Describing variation in the delivery of secondary fracture prevention after hip fracture: an overview of 11 hospitals within one regional area in England.
Drew S., Sheard S., Chana J., Cooper C., Javaid MK., Judge A., REFReSH study group None.
SUMMARY: There is variation in how services to prevent second fractures after hip fracture are organised. We explored this in more detail at 11 hospitals. Results showed that there was unwarranted variation across a number of aspects of care. This information can be used to inform service delivery in the future. INTRODUCTION: Hip fractures are usually the result of low impact falls and underlying osteoporosis. Since the risk of further fractures in osteoporotic patients can be reduced by between 20 and 70 % with bone protection therapy, the NHS is under an obligation to provide effective fracture prevention services for hip fracture patients to reduce risk of further fractures.
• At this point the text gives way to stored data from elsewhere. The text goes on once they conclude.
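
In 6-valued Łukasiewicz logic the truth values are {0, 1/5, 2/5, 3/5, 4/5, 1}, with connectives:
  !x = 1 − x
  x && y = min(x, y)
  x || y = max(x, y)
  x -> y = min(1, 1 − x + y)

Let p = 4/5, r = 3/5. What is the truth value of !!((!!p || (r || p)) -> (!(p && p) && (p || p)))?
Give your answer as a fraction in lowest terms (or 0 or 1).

!p = !4/5 = 1/5
!!p = !1/5 = 4/5
r || p = 3/5 || 4/5 = 4/5
!!p || (r || p) = 4/5 || 4/5 = 4/5
p && p = 4/5 && 4/5 = 4/5
!(p && p) = !4/5 = 1/5
p || p = 4/5 || 4/5 = 4/5
!(p && p) && (p || p) = 1/5 && 4/5 = 1/5
(!!p || (r || p)) -> (!(p && p) && (p || p)) = 4/5 -> 1/5 = 2/5
!((!!p || (r || p)) -> (!(p && p) && (p || p))) = !2/5 = 3/5
!!((!!p || (r || p)) -> (!(p && p) && (p || p))) = !3/5 = 2/5

2/5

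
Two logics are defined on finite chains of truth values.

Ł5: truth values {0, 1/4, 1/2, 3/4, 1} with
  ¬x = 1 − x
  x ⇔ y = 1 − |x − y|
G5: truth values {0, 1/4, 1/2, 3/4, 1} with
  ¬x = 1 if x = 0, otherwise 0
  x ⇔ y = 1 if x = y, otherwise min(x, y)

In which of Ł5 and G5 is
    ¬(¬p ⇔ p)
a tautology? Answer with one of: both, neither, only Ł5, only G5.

only G5

In Ł5: at p = 1/4 the value is 1/2 — not a tautology.
In G5: every assignment gives 1 — tautology.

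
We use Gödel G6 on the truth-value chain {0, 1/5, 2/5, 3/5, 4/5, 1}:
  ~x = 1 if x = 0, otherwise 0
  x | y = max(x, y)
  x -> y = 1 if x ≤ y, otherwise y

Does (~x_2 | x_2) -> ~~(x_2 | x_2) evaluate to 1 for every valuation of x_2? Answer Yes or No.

No

Counterexample: take x_2 = 0.
~x_2 = ~0 = 1
~x_2 | x_2 = 1 | 0 = 1
x_2 | x_2 = 0 | 0 = 0
~(x_2 | x_2) = ~0 = 1
~~(x_2 | x_2) = ~1 = 0
(~x_2 | x_2) -> ~~(x_2 | x_2) = 1 -> 0 = 0
This gives 0 ≠ 1.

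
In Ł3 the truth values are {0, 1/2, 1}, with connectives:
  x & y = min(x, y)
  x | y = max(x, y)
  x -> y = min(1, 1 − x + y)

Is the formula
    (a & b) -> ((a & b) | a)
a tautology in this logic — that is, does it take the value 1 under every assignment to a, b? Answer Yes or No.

Yes

a = 0, b = 0 ↦ 1
a = 0, b = 1/2 ↦ 1
a = 0, b = 1 ↦ 1
a = 1/2, b = 0 ↦ 1
a = 1/2, b = 1/2 ↦ 1
a = 1/2, b = 1 ↦ 1
a = 1, b = 0 ↦ 1
a = 1, b = 1/2 ↦ 1
a = 1, b = 1 ↦ 1
Every assignment gives a value ≥ 1.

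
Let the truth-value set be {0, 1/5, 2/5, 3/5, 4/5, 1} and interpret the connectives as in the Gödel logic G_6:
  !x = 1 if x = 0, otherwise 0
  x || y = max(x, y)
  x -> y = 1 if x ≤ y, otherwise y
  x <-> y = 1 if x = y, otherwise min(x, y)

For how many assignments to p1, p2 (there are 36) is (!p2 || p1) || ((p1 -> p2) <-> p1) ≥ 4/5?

16

value 1: 11 assignments (counts)
value 4/5: 5 assignments (counts)
value 3/5: 5 assignments
value 2/5: 5 assignments
value 1/5: 5 assignments
value 0: 5 assignments
So 16 of the 36 assignments meet the threshold.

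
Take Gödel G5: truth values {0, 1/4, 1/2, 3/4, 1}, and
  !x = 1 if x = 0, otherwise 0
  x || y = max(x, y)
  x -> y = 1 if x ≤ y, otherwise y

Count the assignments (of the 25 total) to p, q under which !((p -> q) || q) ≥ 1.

4

value 1: 4 assignments (counts)
value 0: 21 assignments
So 4 of the 25 assignments meet the threshold.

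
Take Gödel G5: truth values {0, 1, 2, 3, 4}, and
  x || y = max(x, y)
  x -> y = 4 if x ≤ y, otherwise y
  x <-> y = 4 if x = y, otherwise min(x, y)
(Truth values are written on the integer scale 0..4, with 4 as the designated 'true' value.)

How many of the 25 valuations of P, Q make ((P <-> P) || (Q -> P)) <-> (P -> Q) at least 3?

16

value 4: 15 assignments (counts)
value 3: 1 assignment (counts)
value 2: 2 assignments
value 1: 3 assignments
value 0: 4 assignments
So 16 of the 25 assignments meet the threshold.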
Evidence suggests there is variation in service organisation. The objective of the study was to explore this variation in more detail by looking at the services provided in one region in England. METHODS: A questionnaire was designed which included questions around staffing, models of care and how the four components of fracture prevention (case finding, osteoporosis assessment, treatment initiation and adherence (monitoring) were undertaken. We also examined falls prevention services. Clinicians involved in the delivery of osteoporosis services at 11 hospitals in one region in England completed the questionnaire. RESULTS: The service overview showed significant variation in service organisation across all aspects of care examined. All sites provided some form of case finding and assessment. However, interesting differences arose when we examined how these components were structured. Eight sites generally initiated treatment in an inpatient setting, two in outpatients and one in primary care. Monitoring was undertaken by secondary care at seven sites and the remainder conducted by GPs. CONCLUSIONS: The variability in service provision was not explained by local variations in care need. Further work is now needed to establish how the variability in service provision affects key patient, clinical and health economic outcomes.